I am absolutely fascinated with this idea.
You think about it now, we don't trust things we make ourselves. Take food for example. It's not just convenience that causes most people to not make their own cheese, bake our own bread, smoke their own salmon, or ferment their own pickles. It's something more. We are afraid. We don't have the skills or the knowledge. On the whole, we feel that we cannot feed ourselves as safely as a huge factory can.
We have given away something to the companies that provide for us: Not just trust in our own accomplishments, but we have also lost pride in what we can create. This is very sad to me.
I'm afraid the same has happened with yarn. We don't weave with handspun warp very often because of the convenience, consistency (a word that, perhaps, is held in too high esteem), and a belief in the strength of the factory constructed. I am often petrified with the fear that I don't know enough to spin for a difficult project. I read and read, searching for the perfect technique to avoid making the most common mistakes. There is so much to read, what with the internet and all the books on the topic. It's no wonder I've taken so long to attempt the 'impossible' when there is a world of literature telling me that it is impossible.
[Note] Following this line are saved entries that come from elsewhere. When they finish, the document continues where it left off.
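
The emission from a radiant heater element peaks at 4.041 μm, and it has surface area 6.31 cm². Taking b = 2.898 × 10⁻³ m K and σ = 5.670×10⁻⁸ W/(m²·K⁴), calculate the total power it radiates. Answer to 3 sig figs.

Wien's law: T = b/λ_max = 2.898×10⁻³/4.041×10⁻⁶ = 717.149 K.
Area A = 6.31 cm² = 6.31×10⁻⁴ m².
Then P = σAT⁴ = 5.670×10⁻⁸×6.31×10⁻⁴×(717.149)⁴ = 9.46 W.

P ≈ 9.46 W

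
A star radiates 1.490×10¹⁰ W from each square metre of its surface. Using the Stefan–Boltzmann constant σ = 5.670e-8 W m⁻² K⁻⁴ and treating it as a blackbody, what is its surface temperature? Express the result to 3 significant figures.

I = σT⁴, so T = (I/σ)^(1/4) = (1.490×10¹⁰/(5.670×10⁻⁸))^(1/4) = 2.26×10⁴ K.

T ≈ 2.26×10⁴ K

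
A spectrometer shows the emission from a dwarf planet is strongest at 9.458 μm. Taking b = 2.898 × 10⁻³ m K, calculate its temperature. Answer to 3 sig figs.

Wien's law gives T = b/λ_max = (2.898×10⁻³ m·K)/(9.458×10⁻⁶ m) = 306 K.

T ≈ 306 K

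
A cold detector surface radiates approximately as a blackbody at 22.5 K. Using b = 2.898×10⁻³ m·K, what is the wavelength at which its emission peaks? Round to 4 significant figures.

Wien's displacement law: λ_max = b/T = (2.898×10⁻³ m·K)/(22.5 K) = 1.2880×10⁻⁴ m.
That is 0.1288 mm, in the infrared range.

λ_max ≈ 0.1288 mm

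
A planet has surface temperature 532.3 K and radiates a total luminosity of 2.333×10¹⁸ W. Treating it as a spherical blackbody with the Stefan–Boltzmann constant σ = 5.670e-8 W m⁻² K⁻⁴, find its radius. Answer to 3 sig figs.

L = 4πR²σT⁴ ⇒ R = √(L/(4πσT⁴)).
σT⁴ = 4552.07 W/m², so R = √(2.333×10¹⁸/(4π×4552.07)) = 6.39×10⁶ m.

R ≈ 6.39×10⁶ m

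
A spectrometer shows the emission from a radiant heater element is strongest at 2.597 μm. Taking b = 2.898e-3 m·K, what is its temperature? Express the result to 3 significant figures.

T ≈ 1.12×10³ K

Wien's law gives T = b/λ_max = (2.898×10⁻³ m·K)/(2.597×10⁻⁶ m) = 1.12×10³ K.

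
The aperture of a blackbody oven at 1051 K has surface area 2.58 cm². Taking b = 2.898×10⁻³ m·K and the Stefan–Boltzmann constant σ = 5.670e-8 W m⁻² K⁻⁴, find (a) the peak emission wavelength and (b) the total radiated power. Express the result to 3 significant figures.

λ_max ≈ 2.76 μm; P ≈ 17.8 W

(a) λ_max = b/T = 2.898×10⁻³/1051 = 2.757×10⁻⁶ m = 2.76 μm.
Area A = 2.58 cm² = 2.58×10⁻⁴ m².
(b) P = σAT⁴ = 5.670×10⁻⁸×2.58×10⁻⁴×(1051)⁴ = 17.8 W.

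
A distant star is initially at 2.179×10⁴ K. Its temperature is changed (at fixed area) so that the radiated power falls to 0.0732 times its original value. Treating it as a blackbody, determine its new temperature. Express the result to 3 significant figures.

T₂ ≈ 1.13×10⁴ K

P ∝ T⁴, so T₂/T₁ = (P₂/P₁)^(1/4) = (0.0732)^(1/4) = 0.520149.
T₂ = 2.179×10⁴ × 0.520149 = 1.13×10⁴ K.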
This fear of failure prevents me from trying new things and learning from my own mistakes. Instead, I am Hamlet. I think and read and consider the possibilities while nothing actually gets accomplished.
Handspun yarn is not the same as the commercially made stuff. Certainly, you can produce a yarn by hand that matches a commercial yarn. But there is so much more to spinning than that.
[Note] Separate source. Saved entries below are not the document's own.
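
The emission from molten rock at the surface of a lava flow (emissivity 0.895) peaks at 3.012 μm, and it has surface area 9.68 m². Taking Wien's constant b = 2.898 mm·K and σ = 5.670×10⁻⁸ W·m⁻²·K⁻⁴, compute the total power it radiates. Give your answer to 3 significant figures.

Wien's law: T = b/λ_max = 2.898×10⁻³/3.012×10⁻⁶ = 962.151 K.
Area A = 9.68 m².
Then P = εσAT⁴ = 0.895×5.670×10⁻⁸×9.68×(962.151)⁴ = 4.21×10⁵ W.

P ≈ 4.21×10⁵ W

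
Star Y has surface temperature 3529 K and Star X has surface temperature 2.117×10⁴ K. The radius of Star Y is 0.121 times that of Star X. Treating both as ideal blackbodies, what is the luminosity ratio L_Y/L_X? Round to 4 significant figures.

L ∝ R²T⁴, so L_Y/L_X = (R_Y/R_X)²(T_Y/T_X)⁴ = (0.121)² × (3529/2.117×10⁴)⁴ = 0.014641 × 7.72188×10⁻⁴ = 1.131×10⁻⁵.

L_Y/L_X ≈ 1.131×10⁻⁵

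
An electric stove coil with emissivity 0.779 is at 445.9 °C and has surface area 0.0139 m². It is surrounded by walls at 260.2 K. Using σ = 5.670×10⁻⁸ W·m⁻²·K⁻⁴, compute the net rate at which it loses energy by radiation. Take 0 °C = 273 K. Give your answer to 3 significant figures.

Net loss ≈ 161 W

T = 445.9 °C + 273 = 718.9 K.
Area A = 0.0139 m².
Net radiated power P_net = εσA(T⁴ − T₀⁴) = 0.779×5.670×10⁻⁸×0.0139×(718.9⁴ − 260.2⁴).
T⁴ − T₀⁴ = 2.67100×10¹¹ − 4.58384×10⁹ = 2.62516×10¹¹ K⁴, so P_net = 161 W.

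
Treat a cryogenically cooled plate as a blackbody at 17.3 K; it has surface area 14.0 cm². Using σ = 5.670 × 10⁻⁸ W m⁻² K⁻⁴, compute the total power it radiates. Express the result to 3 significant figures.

Area A = 14.0 cm² = 1.40×10⁻³ m².
P = σAT⁴ = 5.670×10⁻⁸ × 1.40×10⁻³ × (17.3)⁴ = 7.11×10⁻⁶ W.

P ≈ 7.11×10⁻⁶ W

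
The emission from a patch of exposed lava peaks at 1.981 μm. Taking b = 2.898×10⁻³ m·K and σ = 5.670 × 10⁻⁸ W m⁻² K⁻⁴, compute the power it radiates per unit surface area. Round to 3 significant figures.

I ≈ 2.60×10⁵ W/m²

Wien's law: T = b/λ_max = 2.898×10⁻³/1.981×10⁻⁶ = 1462.90 K.
Then I = σT⁴ = 5.670×10⁻⁸×(1462.90)⁴ = 2.60×10⁵ W/m².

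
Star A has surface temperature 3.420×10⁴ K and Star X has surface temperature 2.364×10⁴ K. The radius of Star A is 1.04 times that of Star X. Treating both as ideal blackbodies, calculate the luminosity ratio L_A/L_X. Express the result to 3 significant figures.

L_A/L_X ≈ 4.74

L ∝ R²T⁴, so L_A/L_X = (R_A/R_X)²(T_A/T_X)⁴ = (1.04)² × (3.420×10⁴/2.364×10⁴)⁴ = 1.0816 × 4.38041 = 4.74.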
One of the beauties of handspun yarn is the minute differences in the yarn as you move along its length. This handspun tatting thread has this quality and needs to be treated accordingly. It is strong, it is smooth, it is not as stiff as commercial cotton thread (but then again, this is made from silk), and it has slight variation one inch to the next. Not big changes or bumps. Just slightly thicker here and slightly thinner there. For that reason, especially if shuttle tatting, one needs to not pull the knots quite so tight if one wants the ring to close.
As you see, it is gorgeous to tat with handspun silk thread. It's Navajo ply (3 ply), Bombyx silk. The pattern is Chantilly.
At first I was so delicate with the thread, expecting it to shatter if I breathed too hard. But as I was tired, I kept making mistakes. Forgetting to flip knots, stuff like that. So I had to untat this and untat that - until I was treating this thread with as much vigour as I would any factory made thread.
I hope to experiment more with spinning tatting thread as the summer progresses. I want to try different fibre preparations, different fibres, and different methods of plying. I'll keep notes and perhaps, if I can get my confidence up, will see about writing an article for my spinning guild's newsletter. That is is anyone wanted to read it.
The nice thing about spinning for tatting is that it takes such a small amount of fibre and spinning to create a sizeable sample of tatting. The unfortunate thing about this, is that spinning silk thread is exceptionally hard on the arthritis.
I have 75 yds spun up and need to create at least that much again this week. So, my Earl Grey tea, my wheel and I are off to sit in the sunlight with the ducklings and see if I cannot get the rest of the silk spun up into singles today for plying later in the week. Then, I can get back to my main Tour de Fleece challenge: combing and spinning Shetland wool.